Barra: I think it was about four months, and we did have them over and we also went over there ourselves. It was a lot of hard work at high intensity because of the short period of time. We really wanted to get something out here, but it was actually great to have a particular place in time where it was "If we don't make it by then, it'll no longer be available to us." We wanted to launch something here at I/O and it was a lot of work.

Wired: Four months is a very short period of time. Did Google see the MeMO 370T at CES and turn that into a Nexus tablet? Or we're you all looking for the right hardware partner, and just hadn’t found it until fourth months ago?

Barra: We didn't think that someone had nailed the digital content device. I'm talking about a device that allows you to do movies, books, magazines and so on, but also gaming. Super high-performance gaming, with a gyroscope, a pretty powerful GPU and so on. We didn't think anyone had nailed that in this form factor. We thought there was an opportunity, a gap in the world. So we spent a little bit of time talking to people until we found the right partner and when we did, it was full speed ahead.

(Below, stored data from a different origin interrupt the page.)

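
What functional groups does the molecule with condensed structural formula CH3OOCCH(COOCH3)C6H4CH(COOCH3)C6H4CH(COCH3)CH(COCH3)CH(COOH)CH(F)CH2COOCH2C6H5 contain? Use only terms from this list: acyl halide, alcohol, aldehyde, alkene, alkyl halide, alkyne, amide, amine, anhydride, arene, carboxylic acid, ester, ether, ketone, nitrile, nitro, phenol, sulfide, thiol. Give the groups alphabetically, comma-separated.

alkyl halide, arene, carboxylic acid, ester, ketone

Reading the structure from left to right:
  CH3OOC: CH3O–C(=O)–: carbonyl C bonded to C and to –OCH3 → ester (not ketone + ether).
  CH(COOCH3): pendant –COOCH3: carbonyl C bonded to C and –OCH3 → ester.
  C6H4: para-disubstituted benzene ring → arene.
  CH(COOCH3): pendant –COOCH3: carbonyl C bonded to C and –OCH3 → ester.
  C6H4: para-disubstituted benzene ring → arene.
  CH(COCH3): pendant –COCH3: carbonyl C bonded to two carbons → ketone.
  CH(COCH3): pendant –COCH3: carbonyl C bonded to two carbons → ketone.
  CH(COOH): pendant –COOH: carbonyl C bonded to C and –OH → carboxylic acid.
  CH(F): halogen on an sp³ carbon → alkyl halide.
  CH2COOCH2: –C(=O)–O–C with C on the carbonyl side → ester.
  C6H5: –C6H5 phenyl ring → arene.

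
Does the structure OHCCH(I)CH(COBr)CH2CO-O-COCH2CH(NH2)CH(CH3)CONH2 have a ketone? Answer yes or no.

no

Reading the structure from left to right:
  OHC: terminal –CHO: carbonyl C bonded to H and C → aldehyde.
  CH(I): halogen on an sp³ carbon → alkyl halide.
  CH(COBr): pendant –C(=O)X: carbonyl C bonded to C and halogen → acyl halide.
  CH2CO-O-COCH2: two acyl groups sharing one oxygen, –C(=O)–O–C(=O)– → anhydride.
  CH(NH2): –NH2 on an sp³ carbon with no adjacent C=O → amine.
  CONH2: –C(=O)NH2: carbonyl C bonded to C and to N → amide (the N is not a separate amine).
In CONH2, the C=O is bonded to nitrogen, which defines an amide, not a ketone. In OHC, the carbonyl carbon carries an H, so it is an aldehyde, not a ketone. In CH(COBr), the C=O is bonded to a halogen, which defines an acyl halide, not a ketone. In CH2CO-O-COCH2, the two C=O groups share a bridging oxygen, which is an anhydride linkage, not a ketone.
The groups actually present are: acyl halide, aldehyde, alkyl halide, amide, amine, anhydride.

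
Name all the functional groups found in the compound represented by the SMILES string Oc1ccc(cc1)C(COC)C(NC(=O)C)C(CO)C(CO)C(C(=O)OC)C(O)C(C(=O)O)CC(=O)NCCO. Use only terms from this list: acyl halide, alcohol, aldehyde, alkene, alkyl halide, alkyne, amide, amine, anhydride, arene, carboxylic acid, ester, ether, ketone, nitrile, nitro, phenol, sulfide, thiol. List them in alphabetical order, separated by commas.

Reading the structure from left to right:
  HOC6H4: –OH attached directly to an aromatic ring → phenol (not alcohol); the ring itself is an arene.
  CH(CH2OCH3): pendant –CH2OCH3: C–O–C linkage → ether.
  CH(NHCOCH3): pendant –NHC(=O)CH3: N bonded to a carbonyl → amide (not amine).
  CH(CH2OH): pendant –CH2OH on an sp³ backbone C → alcohol.
  CH(CH2OH): pendant –CH2OH on an sp³ backbone C → alcohol.
  CH(COOCH3): pendant –COOCH3: carbonyl C bonded to C and –OCH3 → ester.
  CH(OH): –OH on an sp³ carbon → alcohol (secondary).
  CH(COOH): pendant –COOH: carbonyl C bonded to C and –OH → carboxylic acid.
  CH2CONHCH2: –C(=O)–N– linkage → amide (the N is not an amine).
  CH2OH: –OH on an sp³ carbon → alcohol.

alcohol, amide, arene, carboxylic acid, ester, ether, phenol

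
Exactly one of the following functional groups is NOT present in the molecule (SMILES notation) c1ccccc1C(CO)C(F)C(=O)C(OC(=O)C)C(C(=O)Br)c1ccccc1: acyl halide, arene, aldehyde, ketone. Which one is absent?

ketone: present (CO — –C(=O)– with carbon on both sides → ketone).
acyl halide: present (CH(COBr) — pendant –C(=O)X: carbonyl C bonded to C and halogen → acyl halide).
arene: present (C6H5 — C6H5– phenyl ring → arene).
aldehyde: absent. In CO, the carbonyl carbon is bonded to two carbons, so it is a ketone, not an aldehyde.

aldehyde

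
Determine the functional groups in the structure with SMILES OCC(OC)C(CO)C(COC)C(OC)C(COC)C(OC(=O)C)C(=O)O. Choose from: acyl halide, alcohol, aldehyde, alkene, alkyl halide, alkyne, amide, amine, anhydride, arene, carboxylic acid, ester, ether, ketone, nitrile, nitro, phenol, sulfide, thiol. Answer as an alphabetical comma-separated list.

Reading the structure from left to right:
  HOCH2: HO– on an sp³ carbon → alcohol.
  CH(OCH3): pendant –OCH3: C–O–C with sp³ C, no adjacent C=O → ether.
  CH(CH2OH): pendant –CH2OH on an sp³ backbone C → alcohol.
  CH(CH2OCH3): pendant –CH2OCH3: C–O–C linkage → ether.
  CH(OCH3): pendant –OCH3: C–O–C with sp³ C, no adjacent C=O → ether.
  CH(CH2OCH3): pendant –CH2OCH3: C–O–C linkage → ether.
  CH(OCOCH3): pendant –OC(=O)CH3: an acyloxy group → ester.
  COOH: –COOH: carbonyl C bonded to –OH and C → carboxylic acid (the –OH is not a separate alcohol).

alcohol, carboxylic acid, ester, ether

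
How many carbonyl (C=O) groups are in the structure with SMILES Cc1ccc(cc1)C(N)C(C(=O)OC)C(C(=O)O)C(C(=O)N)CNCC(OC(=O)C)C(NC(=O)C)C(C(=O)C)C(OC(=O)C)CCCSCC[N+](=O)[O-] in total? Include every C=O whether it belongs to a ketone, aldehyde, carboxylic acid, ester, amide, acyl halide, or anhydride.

CH(COOCH3): ester, 1 C=O (running total 1).
CH(COOH): carboxylic acid, 1 C=O (running total 2).
CH(CONH2): amide, 1 C=O (running total 3).
CH(OCOCH3): ester, 1 C=O (running total 4).
CH(NHCOCH3): amide, 1 C=O (running total 5).
CH(COCH3): ketone, 1 C=O (running total 6).
CH(OCOCH3): ester, 1 C=O (running total 7).

7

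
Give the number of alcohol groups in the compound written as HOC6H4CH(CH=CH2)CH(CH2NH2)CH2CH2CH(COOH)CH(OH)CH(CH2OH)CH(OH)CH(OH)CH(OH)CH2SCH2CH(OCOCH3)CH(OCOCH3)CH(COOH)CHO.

–OH attached directly to an aromatic ring → phenol (not alcohol); the ring itself is an arene.
pendant –CH=CH2: C=C double bond → alkene.
pendant –CH2NH2: N on sp³ C, no adjacent C=O → amine.
pendant –COOH: carbonyl C bonded to C and –OH → carboxylic acid.
–OH on an sp³ carbon → alcohol (secondary).
pendant –CH2OH on an sp³ backbone C → alcohol.
–OH on an sp³ carbon → alcohol (secondary).
–OH on an sp³ carbon → alcohol (secondary).
–OH on an sp³ carbon → alcohol (secondary).
C–S–C linkage → sulfide (thioether).
pendant –OC(=O)CH3: an acyloxy group → ester.
pendant –OC(=O)CH3: an acyloxy group → ester.
pendant –COOH: carbonyl C bonded to C and –OH → carboxylic acid.
terminal –CHO: carbonyl C bonded to H and C → aldehyde.
Alcohol appears at: CH(OH), CH(CH2OH), CH(OH), CH(OH), CH(OH) → 5.

5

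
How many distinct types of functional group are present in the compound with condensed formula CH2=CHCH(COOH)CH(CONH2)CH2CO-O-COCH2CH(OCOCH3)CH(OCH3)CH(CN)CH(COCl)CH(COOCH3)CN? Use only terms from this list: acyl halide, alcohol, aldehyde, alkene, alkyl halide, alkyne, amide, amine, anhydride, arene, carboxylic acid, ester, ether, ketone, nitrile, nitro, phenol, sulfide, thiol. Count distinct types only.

8

C=C double bond → alkene.
pendant –COOH: carbonyl C bonded to C and –OH → carboxylic acid.
pendant –CONH2: carbonyl C bonded to C and N → amide.
two acyl groups sharing one oxygen, –C(=O)–O–C(=O)– → anhydride.
pendant –OC(=O)CH3: an acyloxy group → ester.
pendant –OCH3: C–O–C with sp³ C, no adjacent C=O → ether.
pendant –C≡N: nitrile.
pendant –C(=O)X: carbonyl C bonded to C and halogen → acyl halide.
pendant –COOCH3: carbonyl C bonded to C and –OCH3 → ester.
–C≡N: carbon triple-bonded to nitrogen → nitrile.
Distinct types present: acyl halide, alkene, amide, anhydride, carboxylic acid, ester, ether, nitrile.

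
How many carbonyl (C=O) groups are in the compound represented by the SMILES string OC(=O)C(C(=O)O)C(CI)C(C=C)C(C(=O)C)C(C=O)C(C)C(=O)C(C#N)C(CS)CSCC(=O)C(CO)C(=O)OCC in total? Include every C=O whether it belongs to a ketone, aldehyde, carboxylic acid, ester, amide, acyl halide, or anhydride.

7

HOOC: carboxylic acid, 1 C=O (running total 1).
CH(COOH): carboxylic acid, 1 C=O (running total 2).
CH(COCH3): ketone, 1 C=O (running total 3).
CH(CHO): aldehyde, 1 C=O (running total 4).
CO: ketone, 1 C=O (running total 5).
CO: ketone, 1 C=O (running total 6).
COOCH2CH3: ester, 1 C=O (running total 7).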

Wired: Does Google need to convince consumers that the Nexus 7 is an entertainment device worth picking up? The price is right, the hardware and specs are right, and the content is there, but consumers haven't traditionally seen Google as a place to buy digital media.

Barra: We've just built a new brand that didn't exist a few months ago.

Wired: Google Play?

Barra: Yes, Google Play. We all know that new brands don't make themselves. They require education and marketing. Android Market wasn't an obvious destination for you to go buy a book. It really wasn't. And therefore, yeah, we do have to make it known to people that’s a destination that will have the stuff that they want.

Google Play is Nexus 7 and Nexus 7 is Google Play. So which one is it that you are selling? Is it Google Play or the Nexus 7? Well, it's really both. So hopefully that'll work. And you know, page 5 of the Wall Street Journal, we had a full page ad [on Thursday]. We're really serious about this.